孙作云在《诗经恋歌发微》一文中指出:“农夫们的生活,大致可以分为两大季节:从周历二月起,他们到野外耕地,一直到九月把禾稼收割完了以后,才结束他们的野外生活。从十月起,到来年一月底止,主要地在家中生活。……许多活动,许多风俗习惯,以至于凝固为一种典礼,一种节日,皆由此而起。”之后又说:“有许多风俗习惯,也可以说是典礼仪式,多在旧历二月或三月初举行。其中之一,便是有关男女恋爱的许多活动。”相传古人在仲春之月有会男女的风俗,到周代甚至成为国家既定的政令方针。《周礼·地官·媒氏》云:“媒氏(即媒官)掌万民之判(配合)。……中春(二月)之月,令会男女,于是时也,奔者不禁(不禁止淫奔);若无故而不用令者,罚之,司男女之无夫家者而会之。”这可能是周代统治者从繁衍生息、富强国邦的利益角度出发而制定的国策,它的推行无疑为爱情婚恋的滋生提供了更大的机会。《诗经》中有很多恋歌都反映了这种风俗。《郑风·溱洧》《郑风·褰裳》《郑风·狡童》《郑风·山有扶苏》《风·桑中》《周南·汝坟》可以说都是围绕这一习俗展开的,风格轻快健朗,语言朴实淳美,处处显示着天性与自然的完美融合。

整个西周到春秋的社会一直处于“礼”的笼罩之下,“礼”的思想观念渗透于人们生活的方方面面,尤其是婚姻生活。因为“礼”的关照,婚姻生活无论是开始还是结束,都有了许多约束,统治阶级想借此以维护社会的稳步发展。虽然如此,但是崇尚自然、忠于朴素之美的传统却一直未曾改变。对于“情”之一事,孔子曾经提出这样的看法:“性自命出,命自天降,道始于情,情生于性。”从这句话中我们大致可以理解为在孔子生活的年代,对“情”的态度是开放的,认为“情”是人之本性。由此推知,在《诗经》的时代,人们的行为或受制于“礼”,但他们对于“情”的观念应该是更为开放的,男女两情相悦、情愫互生,都是天性使然。而“情”之一字,也是维系男女双方爱恋与婚姻的基础,情在则义存,情去则义绝。与自然的相亲相近中,淳朴的劳动生活缔造了先人们自然纯真的精神境界,这些朴素优美的诗篇是他们心中流淌出的真情诉说,无论欢乐还是忧愁,因为真挚,所以感人。
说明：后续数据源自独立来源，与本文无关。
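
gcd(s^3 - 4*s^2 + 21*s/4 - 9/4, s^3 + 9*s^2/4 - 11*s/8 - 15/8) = s - 1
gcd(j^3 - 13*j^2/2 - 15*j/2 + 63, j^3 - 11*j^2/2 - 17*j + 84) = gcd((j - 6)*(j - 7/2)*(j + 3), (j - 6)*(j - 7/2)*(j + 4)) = j^2 - 19*j/2 + 21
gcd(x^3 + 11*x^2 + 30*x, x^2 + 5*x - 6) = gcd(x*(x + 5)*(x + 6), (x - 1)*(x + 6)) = x + 6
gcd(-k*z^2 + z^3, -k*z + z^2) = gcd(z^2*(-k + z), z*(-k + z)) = -k*z + z^2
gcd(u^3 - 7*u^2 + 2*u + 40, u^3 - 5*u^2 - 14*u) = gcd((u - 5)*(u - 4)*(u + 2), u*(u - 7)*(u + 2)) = u + 2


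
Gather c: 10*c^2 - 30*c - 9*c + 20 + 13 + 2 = 10*c^2 - 39*c + 35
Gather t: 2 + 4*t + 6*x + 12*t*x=t*(12*x + 4) + 6*x + 2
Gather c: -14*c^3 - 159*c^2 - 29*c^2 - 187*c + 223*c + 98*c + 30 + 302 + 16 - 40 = -14*c^3 - 188*c^2 + 134*c + 308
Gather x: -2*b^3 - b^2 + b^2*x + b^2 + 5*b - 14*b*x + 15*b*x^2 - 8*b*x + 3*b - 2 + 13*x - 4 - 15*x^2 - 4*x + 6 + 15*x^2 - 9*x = -2*b^3 + 15*b*x^2 + 8*b + x*(b^2 - 22*b)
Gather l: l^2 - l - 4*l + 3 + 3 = l^2 - 5*l + 6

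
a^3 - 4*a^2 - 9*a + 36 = (a - 4)*(a - 3)*(a + 3)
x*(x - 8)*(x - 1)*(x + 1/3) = x^4 - 26*x^3/3 + 5*x^2 + 8*x/3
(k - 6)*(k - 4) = k^2 - 10*k + 24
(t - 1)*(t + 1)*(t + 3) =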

《诗经》植根于中国农业文明,这表现在诗歌创作的各个方面,并通过情感和语言得以直露。周人的生活观念是属意自然、面向现实的,他们把诗歌创作看作是对自我现实生活的真实再现。所以,《诗经》中的爱情诗更多的是缘情而发,鲜少刻意而为之作,它抒写的是最为淳朴直接的感观,运用的是最为原始通透的语言。

[1](法)丹纳.艺术哲学[M].曾令先,李群,编译.重庆:重庆出版社,2006.

[2][汉]班固,汉书[M].颜师古,注.郑州:中州古籍出版社,1991.

[3][汉]司马迁.史记[M].北京:中华书局,1999.

[4]郑振铎.插图版中国文学史[M].北京:人民文学出版,1957.

[5]聂石樵.先秦两汉文学史稿[M].北京:北京师范大学出版社,1994.